Interview with Fleur Wirtz,
Project Manager Education, Gluon Foundation, Brussels
www.gluon.be

What is the work of Gluon?

Gluon is an independent non-profit organization and a network bringing together researchers, artists, entrepreneurs and scientists. For example, we work with an artist who builds robots that use micro-organisms in the water to generate energy to move. In order to come up with innovative solutions to societal questions, we collaborate with universities, artists and industry in Belgium and elsewhere.

And Gluon education projects?

That’s my part. It is bringing this interdisciplinary approach to secondary school programs. We organize two laboratories per year for young people in between fourteen and eighteen years old. They come up with their own ideas and then, within a week, they realise these ideas with support from artists and technologists. We explore the city with them and they get input from sociologists and artists before they start working on their own projects. They gather and use data on pollution in its various meanings (sound, light, air, water, CO2 et cetera) and visualize these with the tools they create during the lab week.

In your labs, there is a special emphasis on creativity…

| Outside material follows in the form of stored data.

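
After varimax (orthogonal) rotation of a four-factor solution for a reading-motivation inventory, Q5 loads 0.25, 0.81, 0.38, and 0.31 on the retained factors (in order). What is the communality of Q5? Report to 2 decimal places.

h² = 0.25² + 0.81² + 0.38² + 0.31² = 0.0625 + 0.6561 + 0.1444 + 0.0961 = 0.9591

0.96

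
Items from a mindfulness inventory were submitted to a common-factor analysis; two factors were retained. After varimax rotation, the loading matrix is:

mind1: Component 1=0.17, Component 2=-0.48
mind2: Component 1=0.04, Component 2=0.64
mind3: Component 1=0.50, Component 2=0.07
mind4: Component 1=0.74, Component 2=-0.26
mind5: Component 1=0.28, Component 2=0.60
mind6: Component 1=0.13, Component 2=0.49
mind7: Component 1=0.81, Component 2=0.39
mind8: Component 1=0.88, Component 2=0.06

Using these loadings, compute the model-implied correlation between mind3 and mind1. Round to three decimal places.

0.051

r̂ = Σ λ_i·λ_j across factors = (0.50)(0.17) + (0.07)(-0.48)
  = +0.0850 -0.0336 = 0.0514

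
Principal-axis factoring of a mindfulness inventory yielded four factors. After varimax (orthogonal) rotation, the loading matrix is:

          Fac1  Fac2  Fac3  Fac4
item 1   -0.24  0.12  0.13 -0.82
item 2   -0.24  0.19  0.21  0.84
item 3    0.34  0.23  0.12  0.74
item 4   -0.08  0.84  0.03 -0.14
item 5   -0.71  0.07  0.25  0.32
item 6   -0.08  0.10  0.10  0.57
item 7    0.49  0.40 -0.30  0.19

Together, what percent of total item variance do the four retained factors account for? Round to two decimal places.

65.99%

SS loadings by factor: 0.9878, 0.9839, 0.2388, 2.4086; total = 4.6191.
Total variance with 7 standardized items is 7, so the solution explains 4.6191/7 = 0.6599 = 65.99%.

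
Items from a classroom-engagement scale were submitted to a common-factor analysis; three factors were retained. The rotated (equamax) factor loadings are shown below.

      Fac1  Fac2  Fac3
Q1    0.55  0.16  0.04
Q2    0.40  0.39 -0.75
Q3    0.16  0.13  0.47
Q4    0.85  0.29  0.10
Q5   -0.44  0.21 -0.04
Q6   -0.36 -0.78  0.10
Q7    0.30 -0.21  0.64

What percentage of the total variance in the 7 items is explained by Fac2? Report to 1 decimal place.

13.9%

SS loadings for Fac2 = 0.16² + 0.39² + 0.13² + 0.29² + 0.21² + (-0.78)² + (-0.21)² = 0.9753
With 7 standardized items, total variance = 7. Proportion = 0.9753/7 = 0.1393 → 13.93%.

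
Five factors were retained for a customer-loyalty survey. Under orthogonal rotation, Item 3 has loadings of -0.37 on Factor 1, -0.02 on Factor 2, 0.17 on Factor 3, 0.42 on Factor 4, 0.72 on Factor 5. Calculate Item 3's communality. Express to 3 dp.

0.861

h² = (-0.37)² + (-0.02)² + 0.17² + 0.42² + 0.72² = 0.1369 + 0.0004 + 0.0289 + 0.1764 + 0.5184 = 0.8610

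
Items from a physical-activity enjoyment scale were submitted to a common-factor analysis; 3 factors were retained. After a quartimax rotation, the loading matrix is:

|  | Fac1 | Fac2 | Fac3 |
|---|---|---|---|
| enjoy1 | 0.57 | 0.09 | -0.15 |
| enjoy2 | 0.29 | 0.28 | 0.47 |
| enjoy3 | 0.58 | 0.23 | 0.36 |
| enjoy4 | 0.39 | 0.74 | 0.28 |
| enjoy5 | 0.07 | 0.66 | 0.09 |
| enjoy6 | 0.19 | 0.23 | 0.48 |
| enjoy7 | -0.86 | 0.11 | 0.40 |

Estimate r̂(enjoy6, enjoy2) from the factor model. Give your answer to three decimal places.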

Yes, the programs are called STEAM-labs. STEM stands for science, technology, engineering and mathematics, but we think more is needed and also want to work with the “a” which stands for “Arts”. We’re not the only ones to do this, but we think it’s crucial and it should be put in practice more widely. It’s mostly about adding a critical approach to working with technology and scientific subject matter. This means asking questions such as ‘How do the projects I develop actually contribute to society?’ and putting the things we create in their social context. We think it’ s important to depart from the life world of the pupils participating; they come up with an idea that interests them and they work on it by using all the STEM disciplines. In this way we think that these abstract subjects like mathematics, are put in context and become relevant to the students’ direct environment.

Does this creative approach also imply more freedom in learning than usual?

Definitely, in the sense that participants can depart from their own interests. The teacher actually is more of a coach than a teacher. Mostly, they have teaching experience, but it’s not necessarily required, as long as they have the right social and content skills. For them, the experience also is one of discovery and invention. It’s a collective and playful process.

After her master studies in sociology, Fleur Wirtz worked as a journalist in both London and Amsterdam. She combined her writing activities with a teaching and research position at the Vrije Universiteit Amsterdam. In 2016, she got on board of the Gluon team as education manager.